The potential to be rewarded well can make variable pay attractive to employees. Employers are also attracted to the concept because of its ability to promote a common interest for improved performance between staff and management.
In the private sector variable pay is often linked to profit sharing and share option schemes.
P.V.S. RAVINDRA VARMA
8th August 2005 From India, Hyderabad
Now, what is the correct way of setting this doubt of mine right.
Hope you could help me out in this
10th August 2005 From India, Mumbai
I must agree with Mr. Varma on the definition for variable pay. And I must respectfully disagree with your teacher Kruthi. However I would like to add a dimension to variable pay that seems to be overlooked by many organizations.
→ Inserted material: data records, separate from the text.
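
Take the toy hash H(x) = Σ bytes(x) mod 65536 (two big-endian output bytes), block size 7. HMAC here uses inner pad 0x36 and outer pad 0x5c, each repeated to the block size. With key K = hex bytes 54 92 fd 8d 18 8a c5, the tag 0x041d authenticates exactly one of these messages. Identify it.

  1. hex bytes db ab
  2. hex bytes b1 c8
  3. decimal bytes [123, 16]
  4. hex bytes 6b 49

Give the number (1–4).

4

Key hex bytes 54 92 fd 8d 18 8a c5 is exactly B = 7 bytes: K' = 54 92 fd 8d 18 8a c5.
K' ⊕ ipad = 62 a4 cb bb 2e bc f3; K' ⊕ opad = 08 ce a1 d1 44 d6 99.
m1: inner = H(62 a4 cb bb 2e bc f3 db ab) = 05 ef; tag = H(08 ce a1 d1 44 d6 99 05 ef) = 04ef
m2: inner = H(62 a4 cb bb 2e bc f3 b1 c8) = 05 e2; tag = H(08 ce a1 d1 44 d6 99 05 e2) = 04e2
m3: inner = H(62 a4 cb bb 2e bc f3 7b 10) = 04 f4; tag = H(08 ce a1 d1 44 d6 99 04 f4) = 04f3
m4: inner = H(62 a4 cb bb 2e bc f3 6b 49) = 05 1d; tag = H(08 ce a1 d1 44 d6 99 05 1d) = 041d ← matches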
In a layman's language, if a variable pay scheme exists, then a person will get 'extra' money depending on whether he has achieved, what he is supposed to achieve & whether the company has done well. Some companies will reward the employee even if company is not performing but if the employee is performing. So if for example 85% of an employee's package is fixed and 15% variable & if the employee's monthly salary is 100 Rs (say) then he gets 85 Rs irrespective of whether we worked or not (provided he was present in office) & the 15 Rs he will get if he achieved his targets.
Now the 15% incentive takes care of 2 things: a) That the targets for the company are achieved b) The employee is motivated to do earn more money by doing more work. So if hypothetically, the company has 5000 employees and assuming that all 5000 employees achieve targets (most of them do in real life) then the company pays out 5000 x 15 x 12 = 9 Lakhs per annum as incentive.
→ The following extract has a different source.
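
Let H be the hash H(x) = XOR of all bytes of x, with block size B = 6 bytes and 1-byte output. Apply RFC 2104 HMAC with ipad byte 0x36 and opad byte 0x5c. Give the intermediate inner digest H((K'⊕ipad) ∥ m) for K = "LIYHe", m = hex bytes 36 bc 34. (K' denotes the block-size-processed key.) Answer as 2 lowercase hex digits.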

Now the dimension I'm adding is the company can actually save a lot of money here. And the answer lies in the second point I mentioned above which is employee motivation. As per research not every person is motivated by money. Each employee is motivated by different things. Some people are motivated by more responsibilities, some people are motivated by spending time in social service, some people by verbal congratulation by the CEO, some people by gits etc. Some famous models such as Holland's RIASEC model provide basis to this thought. So if a company identifies the type of employee and designs a variable pay to suit his/her interest, both the company & the employee wins!
11th August 2005 From India, New Delhi
Thanks for your such nice explanation....
can variable pay take place in FNF statement?
v hav a veriable pay where employees have to evaluate themself for their performance in % on bi-annully basis. No question will ask. one of my collegue left the company, he evaluate himself as 100% performer. He has received his FNF statement where varibal pay is not mentioned. HR Manager replied that "Variable Pay is never mentioned in FnF statement".
is it correct?
He'll get the seprate cheque for the same.